What Are the Data Sources & Tech Stack
Unlike many other companies, Blinkist uses their own in-app event tracking called “Alchemist” vs. using 3rd party SDKs in their app.
“We wanted to own that data,” says Melisa. “We want to keep everything at the event level, because that tells us what the customer is doing, regardless of what’s happening in the background.” Blinkist has open-sourced part of “Alchemist” (GitHub repo).
Here are the different stages of the transformations process.
- Data sources: With their own event bus, data comes from the Blinkist apps—the web app, iOS and Androids apps and from Alexa Skills. Events also come back from marketing systems (Facebook) and marketing automation / CRM systems (Braze).

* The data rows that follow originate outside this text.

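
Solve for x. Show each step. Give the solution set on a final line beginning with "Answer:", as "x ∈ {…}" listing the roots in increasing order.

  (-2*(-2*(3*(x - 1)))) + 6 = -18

Step 1. [(-2*(-2*(3*(x - 1)))) + 6 = -18] the outer +6 inverts by subtracting 6 ⇒ sub: -2*(-2*(3*(x - 1))) = -24.
Step 2. [-2*(-2*(3*(x - 1))) = -24] -2 out front; divide by -2 ⇒ div: -2*(3*(x - 1)) = 12.
Step 3. [-2*(3*(x - 1)) = 12] -2·(inner) — divide through by -2, so div: 3*(x - 1) = -6.
Step 4. [3*(x - 1) = -6] divide by the outer 3. So div: x - 1 = -2.
Step 5. [x - 1 = -2] peel the -1: add 1 from each side. So sub: x = -1.

Answer: x ∈ {-1}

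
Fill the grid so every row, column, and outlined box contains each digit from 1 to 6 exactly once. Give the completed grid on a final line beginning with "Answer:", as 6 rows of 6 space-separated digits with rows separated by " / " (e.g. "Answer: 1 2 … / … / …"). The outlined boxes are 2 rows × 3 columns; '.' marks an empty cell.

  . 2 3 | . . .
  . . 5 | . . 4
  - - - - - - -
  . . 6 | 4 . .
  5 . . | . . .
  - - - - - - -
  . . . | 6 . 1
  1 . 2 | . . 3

Step 1. [r5c3∈{4}] r5c3's peers cover all but 4. So r5c3=4.
Step 2. [r2c2∈{1,6}] box 1 places 1 nowhere but r2c2, so r2c2=1.
Step 3. [r3c5∈{1,2,3,5}] 1 has one home in row 3: r3c5. So r3c5=1.
Step 4. [r6c4∈{5}] only 5 remains possible at r6c4 ⇒ r6c4=5.
Step 5. [r3c2∈{3}] only 3 remains possible at r3c2. So r3c2=3.
Step 6. [r2c1∈{6}] r2c1's peers cover all but 6. So r2c1=6.
Step 7. [r1c5∈{5,6}] r1c5 is the only open cell in col 5 admitting 5. So r1c5=5.
Step 8. [r4c5∈{2,3,6}] in col 5, 6 fits only at r4c5, so r4c5=6.
Step 9. [r4c4∈{2,3}] 3 has one home in row 4: r4c4. So r4c4=3.
Step 10. [r4c6∈{2}] r4c6 is down to just 2, so r4c6=2.
Step 11. [r5c5∈{2}] nothing but 2 survives at r5c5. So r5c5=2.
Step 12. [r5c2∈{5}] nothing but 5 survives at r5c2, so r5c2=5.
Step 13. [r1c6∈{6}] r1c6's peers cover all but 6 ⇒ r1c6=6.
Step 14. [r2c5∈{3}] r2c5 has the single candidate 3. So r2c5=3.
Step 15. [r3c1∈{2}] nothing but 2 survives at r3c1. So r3c1=2.
Step 16. [r1c4∈{1}] nothing but 1 survives at r1c4 ⇒ r1c4=1.
Step 17. [r5c1∈{3}] r5c1's peers cover all but 3, so r5c1=3.
Step 18. [r4c3∈{1}] r4c3 has the single candidate 1 ⇒ r4c3=1.
Step 19. [r6c2∈{6}] r6c2 has the single candidate 6 ⇒ r6c2=6.
Step 20. [r4c2∈{4}] only 4 remains possible at r4c2. So r4c2=4.
Step 21. [r2c4∈{2}] nothing but 2 survives at r2c4 ⇒ r2c4=2.
Step 22. [r6c5∈{4}] nothing but 4 survives at r6c5 ⇒ r6c5=4.
Step 23. [r3c6∈{5}] nothing but 5 survives at r3c6, so r3c6=5.
Step 24. [r1c1∈{4}] only 4 remains possible at r1c1. So r1c1=4.

Answer: 4 2 3 1 5 6 / 6 1 5 2 3 4 / 2 3 6 4 1 5 / 5 4 1 3 6 2 / 3 5 4 6 2 1 / 1 6 2 5 4 3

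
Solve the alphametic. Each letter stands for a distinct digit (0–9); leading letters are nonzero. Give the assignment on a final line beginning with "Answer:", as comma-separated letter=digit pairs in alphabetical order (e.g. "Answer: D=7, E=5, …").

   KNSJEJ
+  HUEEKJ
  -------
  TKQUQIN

Step 1. [T] the sum has 7 digits but both addends have 6; that extra leading digit T is the final carry, namely 1. So T=1.
Step 2. [col 1: J + J ≡ N (mod 10)] no forcing yet in column 1 (carry-in 0); N=6 is free and consistent — try it, so N=6.
Step 3. [col 1: J + J ≡ N (mod 10)] no forcing yet in column 1 (carry-in 0); J=8 is free and consistent — try it. So J=8.
Step 4. [col 2: E + K ≡ I (mod 10)] E=4 is one option consistent with column 2 (E + K ≡ I (mod 10), carry-in 1) — take it. So E=4.
Step 5. [col 2: E + K ≡ I (mod 10)] several values work for I in column 2 (E + K ≡ I (mod 10), carry-in 1); try I=0 ⇒ I=0.
Step 6. [col 2: E + K ≡ I (mod 10)] in column 2 we have E+K≡I with carry-in 1; given E=4, I=0 and digits 0,1,4,6,8 already taken and all letters distinct, that pins K to 5, so K=5.
Step 7. [col 3: J + E ≡ Q (mod 10)] column 3: given J=8, E=4, carry-in 1, and digits 0,1,4,5,6,8 already taken and all letters distinct, J+E≡Q (mod 10) forces Q=3. So Q=3.
Step 8. [col 4: S + E ≡ U (mod 10)] U=7 is one option consistent with column 4 (S + E ≡ U (mod 10), carry-in 1) — take it, so U=7.
Step 9. [col 4: S + E ≡ U (mod 10)] from column 4 (E=4, U=7, carry-in 1, digits 0,1,3,4,5,6,7,8 already taken and all letters distinct): S must equal 2. So S=2.
Step 10. [col 6: K + H ≡ K (mod 10)] in column 6 we have K+H≡K with carry-in 1; given K=5 and digits 0,1,2,3,4,5,6,7,8 already taken and all letters distinct, that pins H to 9. So H=9.

Answer: E=4, H=9, I=0, J=8, K=5, N=6, Q=3, S=2, T=1, U=7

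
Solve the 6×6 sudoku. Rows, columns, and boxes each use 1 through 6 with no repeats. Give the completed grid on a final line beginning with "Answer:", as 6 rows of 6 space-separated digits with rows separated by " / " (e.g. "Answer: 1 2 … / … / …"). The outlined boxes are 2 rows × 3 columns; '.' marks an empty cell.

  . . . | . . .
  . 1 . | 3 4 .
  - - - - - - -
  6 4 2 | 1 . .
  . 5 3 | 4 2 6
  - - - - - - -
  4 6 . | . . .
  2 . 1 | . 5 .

Step 1. [r1c4∈{2,5,6}] col 4 places 5 nowhere but r1c4 ⇒ r1c4=5.
Step 2. [r2c6∈{2}] r2c6 is down to just 2 ⇒ r2c6=2.
Step 3. [r1c6∈{1}] nothing but 1 survives at r1c6. So r1c6=1.
Step 4. [r5c6∈{3}] r5c6 has the single candidate 3, so r5c6=3.
Step 5. [r2c3∈{5,6}] r2c3 is the only open cell in row 2 admitting 6. So r2c3=6.
Step 6. [r6c2∈{3}] r6c2 is down to just 3 ⇒ r6c2=3.
Step 7. [r1c5∈{6}] r1c5 is down to just 6, so r1c5=6.
Step 8. [r1c3∈{4}] r1c3's peers cover all but 4 ⇒ r1c3=4.
Step 9. [r1c1∈{3}] r1c1 has the single candidate 3. So r1c1=3.
Step 10. [r5c4∈{2}] r5c4's peers cover all but 2. So r5c4=2.
Step 11. [r5c3∈{5}] only 5 remains possible at r5c3 ⇒ r5c3=5.
Step 12. [r3c5∈{3}] r3c5 has the single candidate 3, so r3c5=3.
Step 13. [r3c6∈{5}] nothing but 5 survives at r3c6. So r3c6=5.
Step 14. [r4c1∈{1}] only 1 remains possible at r4c1, so r4c1=1.
Step 15. [r2c1∈{5}] r2c1's peers cover all but 5, so r2c1=5.
Step 16. [r1c2∈{2}] r1c2 has the single candidate 2. So r1c2=2.
Step 17. [r5c5∈{1}] only 1 remains possible at r5c5. So r5c5=1.
Step 18. [r6c6∈{4}] r6c6 is down to just 4. So r6c6=4.
Step 19. [r6c4∈{6}] nothing but 6 survives at r6c4, so r6c4=6.

Answer: 3 2 4 5 6 1 / 5 1 6 3 4 2 / 6 4 2 1 3 5 / 1 5 3 4 2 6 / 4 6 5 2 1 3 / 2 3 1 6 5 4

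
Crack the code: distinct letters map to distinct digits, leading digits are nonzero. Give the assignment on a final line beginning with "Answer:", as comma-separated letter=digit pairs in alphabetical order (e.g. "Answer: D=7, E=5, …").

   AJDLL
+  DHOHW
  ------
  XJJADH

Step 1. [col 1: L + W ≡ H (mod 10)] no forcing yet in column 1 (carry-in 0); H=9 is free and consistent — try it, so H=9.
Step 2. [col 1: L + W ≡ H (mod 10)] no forcing yet in column 1 (carry-in 0); W=3 is free and consistent — try it ⇒ W=3.
Step 3. [col 1: L + W ≡ H (mod 10)] from column 1 (W=3, H=9, carry-in 0, digits 3,9 already taken and all letters distinct): L must equal 6. So L=6.
Step 4. [X] the sum has 6 digits but both addends have 5; that extra leading digit X is the final carry, namely 1. So X=1.
Step 5. [col 2: L + H ≡ D (mod 10)] in column 2 we have L+H≡D with carry-in 0; given L=6, H=9 and digits 1,3,6,9 already taken and all letters distinct, that pins D to 5 ⇒ D=5.
Step 6. [col 3: D + O ≡ A (mod 10)] column 3 (D + O ≡ A (mod 10), carry-in 1) doesn't pin A yet; pick A=4 and continue. So A=4.
Step 7. [col 3: D + O ≡ A (mod 10)] in column 3 we have D+O≡A with carry-in 1; given D=5, A=4 and digits 1,3,4,5,6,9 already taken and all letters distinct, that pins O to 8, so O=8.
Step 8. [col 4: J + H ≡ J (mod 10)] no forcing yet in column 4 (carry-in 1); J=0 is free and consistent — try it, so J=0.

Answer: A=4, D=5, H=9, J=0, L=6, O=8, W=3, X=1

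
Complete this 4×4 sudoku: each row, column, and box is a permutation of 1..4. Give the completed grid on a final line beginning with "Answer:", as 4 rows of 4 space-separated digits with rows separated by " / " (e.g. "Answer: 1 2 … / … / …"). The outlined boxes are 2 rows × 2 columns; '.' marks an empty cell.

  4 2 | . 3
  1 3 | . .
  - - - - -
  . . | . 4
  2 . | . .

Step 1. [r4c4∈{1}] r4c4's peers cover all but 1. So r4c4=1.
Step 2. [r3c3∈{2,3}] across row 3, 2 lands solely at r3c3, so r3c3=2.
Step 3. [r2c4∈{2}] only 2 remains possible at r2c4. So r2c4=2.
Step 4. [r2c3∈{4}] only 4 remains possible at r2c3. So r2c3=4.
Step 5. [r3c1∈{3}] r3c1 is down to just 3. So r3c1=3.
Step 6. [r4c2∈{4}] r4c2 has the single candidate 4, so r4c2=4.
Step 7. [r4c3∈{3}] r4c3's peers cover all but 3. So r4c3=3.
Step 8. [r3c2∈{1}] r3c2 has the single candidate 1 ⇒ r3c2=1.
Step 9. [r1c3∈{1}] nothing but 1 survives at r1c3 ⇒ r1c3=1.

Answer: 4 2 1 3 / 1 3 4 2 / 3 1 2 4 / 2 4 3 1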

- Data ingest: Alchemist consists of AWS Kinesis coupled with Lambda functions, and also CloudWatch for real-time monitoring. Alchemist processes, transforms, enriches and validates all events and writes them into Amazon Redshift via S3.
- Data warehouse: Amazon Redshift, dc2.large nodes. Blinkist also uses Redshift Spectrum, for joining data in S3 with data in Redshift.
- Data modeling / predictions: Blinkist uses Matillion, an “ELT” product, to transform within their Redshift data warehouse. For the recommendation part, Melisa uses Amazon Sagemaker for machine learning. “We push the final calculations from Redshift into S3. We have multiple Sagemaker notebooks that train on that data and give recommendations.”
- Data serving: The recommendations from Sagemaker are written to DynamoDB and exposed via an API.
- Data visualization: For the business intelligence part, Blinkist uses Periscope Data and Amplitude. Both connect to the final calculations in S3 / Redshift. “We use Periscope data for general and marketing reporting, for its flexibility. User engagement data however goes into Amplitude, to analyze the product analytics side more in depth.”
The output of the data pipeline from the warehouse are fact tables, with a “books-in-blinks interaction funnel” as Melisa describes that part of the data platform. In those fact tables, “we’ve distilled all the information about customer interactions, day by day, on different platforms.”
Melisa deliver the recommendation / transformation work with a team of 6 people. In addition, there’s a data engineering team of 3 people that focuses on leveraging the data infrastructure including Alchemist. At the time of this post, Blinkist has 160 employees, and with a total of 6 +3 = 9 people, 5% of their headcount is dedicated to the core data platform.
Best practices and lessons learned
Melisa has to offer a few lessons learned based on her work in the past few years. Doing it all over again, “I think I would be a little bit more disruptive and aggressive to launch data science within the company. That applies to all companies who want to switch from traditional BI to data science.”
The key is to increase the level of acceptance for data science and data products within a company. Melisa has three key recommendations.
- Make every team member a data science evangelist, and embed them into the organization.
- Be mindful and listen to your audience and your colleagues—machine learning can do nothing if the people building the models don’t understand and don’t work together with the business.
- Build small samples and do more proof of concepts, “MVP” (“minimum viable product”) MVP versions of big projects and just show the tip of the iceberg saying “Hey, this can help. This is just an example of what we can do.”
“In every company, no matter how data aware they are, they are used to descriptive reports. They are used to seeing what they’ve done.” But that’s a different level than “estimating what to expect, predicting what’s going to happen, and recommending what to do.” And so “showing people what we can do with data, how they can incorporate it into their work and show real life examples”, is what distincts successful data teams from the rest.